— Хорошо? — спросила она у Семена, который сидел с глуповатой, счастливой улыбкой и не сводил с нее глаз. — Чего молчишь?! — игриво нахмурясь, допытывалась Валентина Ивановна…
— Ну, это… оно само собой… — У Семена деревенел язык. — Пойдем, что ли?
— Куда это вы собрались? — спросила угрюмо Алда. — На какой праздник?
— Идем Лизу провожать.
— Ну-у! На торф, что ли, уезжает Лизка?
— На торф! — Валентина Ивановна засмеялась. — Уполномоченный Щетихин повезет нашу Лизу в город Горький своим родителям показывать!
— Ох, батюшки, что и делается на белом свете!.. — И когда Семен с учительницей ушли и в доме все затихло, Алда потерянно села на лавку. — Что делается-то, господи-кормилец!.. Уполномоченный Лизу повез куда-то, а эти парочкой пошли, никакого и стыда нет, один смех… В старые-то времена кто бы пустил их к дверям… Ни муж с женой, ни что… и… посмотрите, пришли в гости!.. Ох, господи-кормилец, перемешался весь свет!..
В гостях у Лизы — не то свадьба была, не то просто вечеринка — Аня впервые увидела Лепендина, или, как говорили о нем за глаза, Володьку-героя, в праздничной одежде и никуда не спешащего: он сидел рядом со Щетихиным спокойный и немного отчего-то грустный и то и дело поправлял падавшие на глаза волосы. Слева от него сидела его жена, красивая молодая женщина с завитыми волосами, со вздернутым носиком, и от того, может, выражение лица ее было надменным и гордым.
— Видала, задаваха сургучная, — шептала Ане в ухо Груша, обдавая горячим и резким запахом выпитой самогонки. — Рожу-то скуксила, будто квашеной капусты наелась…
Ане было очень жалко Грушу. Всем давно известно, что Груша «втрескалась по уши» в Володьку-героя, да и сама она не скрывала того, особенно среди своих подруг, но все это было у нее со смешками, и Ане казалось несерьезным это ее чувство. И вот только теперь она поняла, как глубоко страдает Груша и как безнадежно это страдание, — Лепендин даже и глазом не повел в ее сторону. Да и сравниться разве Груше с этой женщиной!.. И вспомнилась Ане та песенка, которую с такой затаенной надеждой выпевала летними вечерами Груша:
С каждой выпитой рюмкой прибывало в доме шуму и веселья. Уже не перешептывались о чем-то серьезном Сатин с Аверяскиным, а говорили громко, и порой можно было услышать, как Иван Иванович говорит Аверяскину:
— Нет, дорогой товарищ, ты не так ставишь вопрос!..
Уже и отец Лизы Ефим Ликинов, поначалу смущенный и оробевший, обходил гостей с мутным графином, наливал в рюмки и ласковым, слезным от нежности голосом уговаривал:
— Пейте, гостюшки любезные, не гнушайтесь!.. — И обнимал всех за плечи.

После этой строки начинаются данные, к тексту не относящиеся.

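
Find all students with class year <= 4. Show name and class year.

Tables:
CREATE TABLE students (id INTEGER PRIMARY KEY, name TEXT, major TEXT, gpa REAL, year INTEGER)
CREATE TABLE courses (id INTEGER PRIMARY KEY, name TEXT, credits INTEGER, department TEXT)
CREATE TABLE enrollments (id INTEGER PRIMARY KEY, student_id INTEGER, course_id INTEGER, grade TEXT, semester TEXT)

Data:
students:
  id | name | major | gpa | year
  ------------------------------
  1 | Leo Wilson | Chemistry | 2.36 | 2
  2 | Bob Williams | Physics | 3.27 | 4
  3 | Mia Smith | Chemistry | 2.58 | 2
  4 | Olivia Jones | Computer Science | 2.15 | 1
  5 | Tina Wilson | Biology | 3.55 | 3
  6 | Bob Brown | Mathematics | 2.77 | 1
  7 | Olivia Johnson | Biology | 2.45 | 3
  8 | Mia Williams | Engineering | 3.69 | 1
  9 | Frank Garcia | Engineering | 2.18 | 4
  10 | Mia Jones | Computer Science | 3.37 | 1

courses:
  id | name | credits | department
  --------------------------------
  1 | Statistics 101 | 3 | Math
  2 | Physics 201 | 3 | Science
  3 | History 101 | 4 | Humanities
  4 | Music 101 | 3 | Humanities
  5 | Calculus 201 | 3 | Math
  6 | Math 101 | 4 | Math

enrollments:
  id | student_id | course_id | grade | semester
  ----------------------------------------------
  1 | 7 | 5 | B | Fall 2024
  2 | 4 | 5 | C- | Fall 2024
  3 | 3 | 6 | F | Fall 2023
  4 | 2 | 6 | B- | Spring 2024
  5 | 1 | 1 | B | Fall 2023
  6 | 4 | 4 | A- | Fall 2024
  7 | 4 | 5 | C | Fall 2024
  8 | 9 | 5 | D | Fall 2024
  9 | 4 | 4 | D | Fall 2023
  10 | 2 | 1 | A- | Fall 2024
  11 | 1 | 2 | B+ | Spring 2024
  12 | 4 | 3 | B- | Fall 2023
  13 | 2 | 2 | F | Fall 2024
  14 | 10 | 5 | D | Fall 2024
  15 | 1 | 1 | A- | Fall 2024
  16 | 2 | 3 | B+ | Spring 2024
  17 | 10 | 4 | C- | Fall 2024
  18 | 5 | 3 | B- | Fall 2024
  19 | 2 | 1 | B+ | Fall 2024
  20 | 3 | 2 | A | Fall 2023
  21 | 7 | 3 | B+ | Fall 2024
SELECT name, year FROM students WHERE year <= 4

Execution result:
name | year
Leo Wilson | 2
Bob Williams | 4
Mia Smith | 2
Olivia Jones | 1
Tina Wilson | 3
Bob Brown | 1
Olivia Johnson | 3
Mia Williams | 1
Frank Garcia | 4
Mia Jones | 1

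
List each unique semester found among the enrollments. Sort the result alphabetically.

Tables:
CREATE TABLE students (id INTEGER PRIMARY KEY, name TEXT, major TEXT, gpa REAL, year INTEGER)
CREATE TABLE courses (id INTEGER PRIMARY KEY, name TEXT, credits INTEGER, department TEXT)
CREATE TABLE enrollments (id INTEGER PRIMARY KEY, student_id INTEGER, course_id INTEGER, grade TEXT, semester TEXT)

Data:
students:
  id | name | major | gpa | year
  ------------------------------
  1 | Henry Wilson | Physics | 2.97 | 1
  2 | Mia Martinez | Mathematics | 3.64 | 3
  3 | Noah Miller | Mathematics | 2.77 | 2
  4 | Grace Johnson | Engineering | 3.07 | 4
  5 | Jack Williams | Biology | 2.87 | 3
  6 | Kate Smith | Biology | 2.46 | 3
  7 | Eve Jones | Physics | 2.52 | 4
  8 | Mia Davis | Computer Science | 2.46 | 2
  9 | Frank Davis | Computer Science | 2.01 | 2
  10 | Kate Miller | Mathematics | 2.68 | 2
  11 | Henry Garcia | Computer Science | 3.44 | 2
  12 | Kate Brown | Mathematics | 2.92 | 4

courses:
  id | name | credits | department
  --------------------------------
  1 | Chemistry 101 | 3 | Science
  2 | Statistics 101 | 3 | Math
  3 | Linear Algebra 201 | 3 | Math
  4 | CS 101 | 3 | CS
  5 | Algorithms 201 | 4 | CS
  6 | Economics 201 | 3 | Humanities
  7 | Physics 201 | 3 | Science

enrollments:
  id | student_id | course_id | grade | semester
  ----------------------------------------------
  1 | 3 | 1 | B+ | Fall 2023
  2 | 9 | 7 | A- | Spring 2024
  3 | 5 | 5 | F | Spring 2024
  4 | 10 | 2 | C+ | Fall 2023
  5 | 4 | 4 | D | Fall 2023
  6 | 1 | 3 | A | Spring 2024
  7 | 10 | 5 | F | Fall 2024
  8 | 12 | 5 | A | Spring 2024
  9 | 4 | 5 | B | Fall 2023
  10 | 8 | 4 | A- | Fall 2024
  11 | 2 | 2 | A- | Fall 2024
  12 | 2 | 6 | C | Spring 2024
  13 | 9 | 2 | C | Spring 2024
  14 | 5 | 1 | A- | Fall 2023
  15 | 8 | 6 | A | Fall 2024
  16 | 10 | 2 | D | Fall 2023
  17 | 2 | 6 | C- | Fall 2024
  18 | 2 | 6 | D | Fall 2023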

А сама Лиза, в русском платье снежной белизны, сидела рядом со своим Щетихиным, как весенний хрупкий цветок. Желтые волосы ее были сплетены в две толстые косы и короной уложены на голове, а щеки полыхали нежным малиновым пламенем. Она, кажется, ничего не видела, кроме своего Щетихина.
Кто-то вдруг крикнул:
— Горько!
Бабы-мокшанки сразу не догадались, что такое «горько», и удивленно переглядывались, следя в то же время за женихом и невестой. И сама Ефимиха замерла, не поймет никак: что — горько? А когда Щетихин с Лизой поднялись за столом и он поцеловал Лизу в губы, Ефимиха так и вскрикнула, словно кто ее уколол:
— Ой, бесстыдники!..
А все кругом засмеялись. И громче всех смеялся Михаил Пивкин, обнимая за плечи готовую заплакать Ефимиху:
— А ты думала, когда стемнеет да погасят огни в селе!.. Да и в темноте, чтобы поцеловать родную жену, сначала закутаешься с головой, чтобы кто-нибудь не увидел.

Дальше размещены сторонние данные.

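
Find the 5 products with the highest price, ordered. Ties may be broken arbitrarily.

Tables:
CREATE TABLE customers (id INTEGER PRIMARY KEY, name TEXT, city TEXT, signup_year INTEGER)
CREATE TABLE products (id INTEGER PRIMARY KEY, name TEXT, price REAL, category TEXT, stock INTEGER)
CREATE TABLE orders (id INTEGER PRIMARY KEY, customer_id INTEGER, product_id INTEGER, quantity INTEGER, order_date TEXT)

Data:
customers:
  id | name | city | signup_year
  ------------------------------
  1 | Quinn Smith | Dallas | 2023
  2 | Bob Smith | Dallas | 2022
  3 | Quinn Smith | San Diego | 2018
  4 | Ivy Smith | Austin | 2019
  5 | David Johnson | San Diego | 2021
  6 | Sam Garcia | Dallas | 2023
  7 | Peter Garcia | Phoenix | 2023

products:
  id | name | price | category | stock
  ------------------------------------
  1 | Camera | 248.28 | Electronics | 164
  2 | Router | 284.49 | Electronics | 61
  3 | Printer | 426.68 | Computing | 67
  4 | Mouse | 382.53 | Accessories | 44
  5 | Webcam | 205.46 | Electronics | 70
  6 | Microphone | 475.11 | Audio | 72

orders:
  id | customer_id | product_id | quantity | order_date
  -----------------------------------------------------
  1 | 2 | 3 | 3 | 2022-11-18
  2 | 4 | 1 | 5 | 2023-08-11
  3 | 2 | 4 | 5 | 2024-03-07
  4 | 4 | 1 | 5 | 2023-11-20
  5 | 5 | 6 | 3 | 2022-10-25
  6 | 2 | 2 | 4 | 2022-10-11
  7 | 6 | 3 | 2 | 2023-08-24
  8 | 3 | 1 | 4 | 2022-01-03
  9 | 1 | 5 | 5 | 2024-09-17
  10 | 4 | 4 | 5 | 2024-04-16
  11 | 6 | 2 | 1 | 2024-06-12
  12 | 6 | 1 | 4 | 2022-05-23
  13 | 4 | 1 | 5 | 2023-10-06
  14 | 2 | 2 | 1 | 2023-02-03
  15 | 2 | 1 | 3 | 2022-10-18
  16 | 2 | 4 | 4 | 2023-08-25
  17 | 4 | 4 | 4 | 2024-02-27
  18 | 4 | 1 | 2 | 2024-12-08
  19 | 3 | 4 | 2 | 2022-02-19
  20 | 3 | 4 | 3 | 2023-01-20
SELECT name, price FROM products ORDER BY price DESC LIMIT 5

Execution result:
name | price
Microphone | 475.11
Printer | 426.68
Mouse | 382.53
Router | 284.49
Camera | 248.28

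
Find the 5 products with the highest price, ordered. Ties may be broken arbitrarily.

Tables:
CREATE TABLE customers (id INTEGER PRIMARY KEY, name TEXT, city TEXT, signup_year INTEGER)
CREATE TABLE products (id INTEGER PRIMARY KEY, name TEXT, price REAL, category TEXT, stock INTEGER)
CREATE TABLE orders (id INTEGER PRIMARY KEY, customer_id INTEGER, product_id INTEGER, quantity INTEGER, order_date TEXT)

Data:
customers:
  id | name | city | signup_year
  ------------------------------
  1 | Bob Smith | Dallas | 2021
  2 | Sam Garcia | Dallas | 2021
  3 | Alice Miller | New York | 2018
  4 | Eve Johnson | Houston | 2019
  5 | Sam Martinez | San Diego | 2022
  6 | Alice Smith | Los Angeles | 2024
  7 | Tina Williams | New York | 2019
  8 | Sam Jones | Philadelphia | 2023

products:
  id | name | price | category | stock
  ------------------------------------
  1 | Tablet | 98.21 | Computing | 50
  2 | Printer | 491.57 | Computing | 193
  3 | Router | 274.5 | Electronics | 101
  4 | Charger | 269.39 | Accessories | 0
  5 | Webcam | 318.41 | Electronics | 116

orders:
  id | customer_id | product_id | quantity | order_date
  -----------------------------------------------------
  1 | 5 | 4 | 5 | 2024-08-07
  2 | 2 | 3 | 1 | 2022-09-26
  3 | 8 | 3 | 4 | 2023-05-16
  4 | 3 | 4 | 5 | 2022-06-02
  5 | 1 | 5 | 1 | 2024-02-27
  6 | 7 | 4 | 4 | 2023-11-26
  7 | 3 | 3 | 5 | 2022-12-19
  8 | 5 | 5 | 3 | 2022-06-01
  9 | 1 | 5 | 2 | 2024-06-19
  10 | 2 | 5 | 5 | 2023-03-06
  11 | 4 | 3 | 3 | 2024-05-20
SELECT name, price FROM products ORDER BY price DESC LIMIT 5

Execution result:
name | price
Printer | 491.57
Webcam | 318.41
Router | 274.50
Charger | 269.39
Tablet | 98.21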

Люди снова засмеялись. И тут раздался голос и самой Мати:
— А в этом чего хорошего?! При людях-то…
— При людях… — передразнил Пивкин жену. — А что плохого? При людях воздух нехорошо портить, а целоваться… Вот уж! Вон в Европах — там этого нет — стесняться. Захотел целоваться — целуйся, никто слова не скажет.
— Вы там в Европах с автоматами ходили, чего вам стесняться! — не сдавалась Матя. — А нам Европа не указ!
— Скоро дедушка Калинин вот такой указ испустит: целоваться повсеместно, и в Урани — тоже! — выкрикнул вдруг захмелевший Семен Кержаев. — Тогда уж вы никуда не денетесь!